Marwan Barghouti was arrested by
A man to watch in the Palestine conflict is the dapper and highly popular 42-year-old Marwan Barghouti. The “old man” of the Palestinian resistance, Yasser Arafat, still holds all the keys, but Barghouti is a front-runner in the shortlist of candidates touted to succeed him.
Charismatic and admired by the Palestinian diaspora, Barghouti belongs to the new generation of Palestinian leaders, the “insiders” or the “Intifada elite” who speak Hebrew and have a more intimate knowledge of Israel.
Barghouti evokes awe as he is one of the few leaders to have publicly challenged shortcomings in Yasser Arafat’s administration. His campaign against misuse of power by Arafat’s officials and security services was watched with much admiration among Palestinians.
Barghouti graduated into Palestinian politics during the first intifada in 1987. But he was arrested and deported to Jordan. He joined the Palestine Liberation Organisation (PLO) as its liaison officer in Amman and Tunis. After the 1993 Oslo peace accords with Israel, he returned to the West Bank and took over as secretary-general of Al-Fatah, the dominant bloc in the Palestinian Legislative Council.
Here Barghouti was considered the protégé of Yasser Arafat, and analysts believe that there exists a special relationship between them – one reason why Palestinians say he could get away with criticising his mentor.

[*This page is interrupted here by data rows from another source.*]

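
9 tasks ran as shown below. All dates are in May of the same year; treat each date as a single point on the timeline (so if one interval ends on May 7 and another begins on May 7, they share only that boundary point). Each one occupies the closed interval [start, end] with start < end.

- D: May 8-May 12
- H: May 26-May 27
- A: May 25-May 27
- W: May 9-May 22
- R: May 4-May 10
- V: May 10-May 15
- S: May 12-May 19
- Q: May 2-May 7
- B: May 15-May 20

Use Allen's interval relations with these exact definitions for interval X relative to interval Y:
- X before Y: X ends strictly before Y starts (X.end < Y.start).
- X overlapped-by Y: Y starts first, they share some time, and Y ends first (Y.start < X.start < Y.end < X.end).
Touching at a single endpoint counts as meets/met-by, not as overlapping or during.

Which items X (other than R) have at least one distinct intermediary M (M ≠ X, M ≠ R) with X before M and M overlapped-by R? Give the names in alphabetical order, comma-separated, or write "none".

Q

Target R = [May 4, May 10].
Intermediaries M with M overlapped-by R: D, W.
Via D — items with X before D: Q.
Via W — items with X before W: Q.
Union: Q.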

His popularity on the Palestinian street was confirmed when he won a seat on the Palestinian Legislative Council standing as an independent candidate.
Once Arafat had publicly renounced terrorism as part of the Oslo peace accords, his hands were tied. It is believed that Barghouti took over the reins, though not formally, of Fatah’s armed offshoots, Tanzim and the Al-Aqsa Martyrs Brigade. While the parent Al-Fatah was involved in running the administration, Tanzim and Al-Aqsa took over the task of defending Palestinians in the occupied West Bank and Gaza.

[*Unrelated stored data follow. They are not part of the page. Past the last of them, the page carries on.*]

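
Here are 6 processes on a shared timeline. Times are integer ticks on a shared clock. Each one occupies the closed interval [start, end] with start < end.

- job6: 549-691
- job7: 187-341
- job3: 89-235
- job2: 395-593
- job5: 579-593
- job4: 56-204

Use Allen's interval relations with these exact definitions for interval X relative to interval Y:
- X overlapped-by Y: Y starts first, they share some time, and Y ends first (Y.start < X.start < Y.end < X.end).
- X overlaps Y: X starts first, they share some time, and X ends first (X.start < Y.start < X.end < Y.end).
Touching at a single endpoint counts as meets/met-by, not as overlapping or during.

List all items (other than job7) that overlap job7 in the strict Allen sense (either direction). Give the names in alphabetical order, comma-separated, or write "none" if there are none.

Target job7 = [187, 341].
job2 [395, 593] → after → no.
job3 [89, 235] → overlaps → yes.
job4 [56, 204] → overlaps → yes.
job5 [579, 593] → after → no.
job6 [549, 691] → after → no.
Result: job3, job4.

job3, job4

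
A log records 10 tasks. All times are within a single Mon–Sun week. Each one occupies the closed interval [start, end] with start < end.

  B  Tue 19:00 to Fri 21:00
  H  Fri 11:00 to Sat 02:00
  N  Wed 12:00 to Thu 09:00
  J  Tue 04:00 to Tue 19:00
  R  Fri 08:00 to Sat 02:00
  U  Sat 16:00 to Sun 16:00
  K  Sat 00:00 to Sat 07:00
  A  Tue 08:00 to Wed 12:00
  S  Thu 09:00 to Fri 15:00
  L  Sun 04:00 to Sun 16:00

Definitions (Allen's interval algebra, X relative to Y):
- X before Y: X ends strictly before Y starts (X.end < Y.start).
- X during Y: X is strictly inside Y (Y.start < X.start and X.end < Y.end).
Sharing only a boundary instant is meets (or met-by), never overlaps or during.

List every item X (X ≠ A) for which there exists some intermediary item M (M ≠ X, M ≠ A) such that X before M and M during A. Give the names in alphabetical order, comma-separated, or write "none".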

Barghouti is widely renowned as a key player in the latest uprising which began in September 2000, known as the “Al-Aqsa intifada”. Unfortunately for the Palestinians, Barghouti was arrested during a raid by Israeli security forces on March 29, 2002, and is now being held in Israeli custody. Israeli prosecutors are attempting to link him to a spate of bomb blasts by Palestinian fighters. Human rights organisations have reported that he has been tortured.
Ramallah’s children demonstrate
A pragmatist, Barghouti is of the view that a permanent solution to the Middle East conflict can be found only if the mediator is changed. According to him, the US is too close to Israel to be an honest broker.
Broadly, Barghouti’s stand on the Israeli-Palestinian dispute is flexible but firm. In his several interviews to the media, Barghouti has clearly expressed his support for the idea of coexistence of two separate states: Israel and Palestine.
But he insists this must be on the condition that Israel withdraws completely from the West Bank and Gaza including all settlements. The Palestinians recognised Israel’s right to exist in 1993, says Barghouti, but there has been no reciprocal acknowledgment from the Israelis.
As per the Oslo accords, the Palestinians were supposed to control more than 80 to 90 percent of the occupied territories and the remaining land would be decided at the final talks. The Israelis, according to him, never implemented their part of the deal and the Palestinians were left with only 18 percent.
Barghouti said he will fight with Israel to get the peace accords implemented. In a media interview at a safe house in West Bank, even as Israeli security forces were hunting for him, he pointed out that since the intifada did not start with a political order it could not be stopped by one either. The uprising was a spontaneous popular response to the Israeli occupation which would cease only when occupation ended, he said.